Ein italienisches Medium hat Cédric Michel-Grosjean als möglichen langfristigen Renningenieur für Lewis Hamilton bei Ferrari ins Spiel gebracht, auch wenn dies bislang unbestätigt ist. Sollte sich das Gerücht jedoch bewahrheiten, könnte sich für Ferrari eine zentrale Frage stellen: Wäre er sofort verfügbar?

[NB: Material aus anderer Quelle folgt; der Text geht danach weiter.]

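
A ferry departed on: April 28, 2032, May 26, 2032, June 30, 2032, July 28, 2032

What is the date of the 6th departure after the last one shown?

All Wednesdays; the gaps (28, 35, 28) vary with month length.
This is the last Wednesday of each month.
Last Wednesday of August 2032: August 25, 2032.
Last Wednesday of September 2032: September 29, 2032.
October 2032 ends with Wednesday October 27, 2032.
Last Wednesday of November 2032: November 24, 2032.
December 2032 ends with Wednesday December 29, 2032.
January 2033 ends with Wednesday January 26, 2033.

January 26, 2033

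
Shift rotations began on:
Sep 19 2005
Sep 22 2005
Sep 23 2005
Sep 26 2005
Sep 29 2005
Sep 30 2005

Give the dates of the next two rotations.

Oct 3 2005, Oct 6 2005

Every event lands on a Monday or Thursday or Friday (gaps cycle 3, 1, 3, 3, 1).
So the schedule is: every Monday, Thursday and Friday.
The following Monday is Oct 3 2005.
Next Thursday: Oct 6 2005.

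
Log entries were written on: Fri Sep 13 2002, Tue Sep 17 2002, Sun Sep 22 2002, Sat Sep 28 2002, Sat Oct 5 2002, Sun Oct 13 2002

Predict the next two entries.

Tue Oct 22 2002, Fri Nov 1 2002

Intervals are 4, 5, 6, 7, 8 days — an arithmetic progression with common difference 1.
Next gap: 9 days. Sun Oct 13 2002 + 9 days = Tue Oct 22 2002.
Next gap: 10 days. Tue Oct 22 2002 + 10 days = Fri Nov 1 2002.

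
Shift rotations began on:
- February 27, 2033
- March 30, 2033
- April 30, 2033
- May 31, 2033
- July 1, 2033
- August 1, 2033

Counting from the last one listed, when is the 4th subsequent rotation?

Gaps between consecutive events: 31, 31, 31, 31, 31 days — a constant 31-day interval.
August 1, 2033 + 31 days = September 1, 2033.
September 1, 2033 + 31 days = October 2, 2033.
October 2, 2033 + 31 days = November 2, 2033.
November 2, 2033 + 31 days = December 3, 2033.

December 3, 2033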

Während das Team nach einem Ersatz für Riccardo Adami sucht, der kürzlich als Hamiltons Renningenieur abgesetzt wurde, setzt Ferrari zunächst auf eine Übergangslösung.
Für den Moment
wird erwartet, dass Carlo Santi während der Tests in Barcelona in der kommenden Woche an der Boxenmauer steht. Es bleibt zudem möglich, dass Bryan Bozzi die Rolle kurzfristig übernimmt. Der Italiener ist Charles Leclercs fester Renningenieur und könnte prinzipiell auch Hamilton unterstützen, da in Spanien nur ein Ferrari am Start sein wird.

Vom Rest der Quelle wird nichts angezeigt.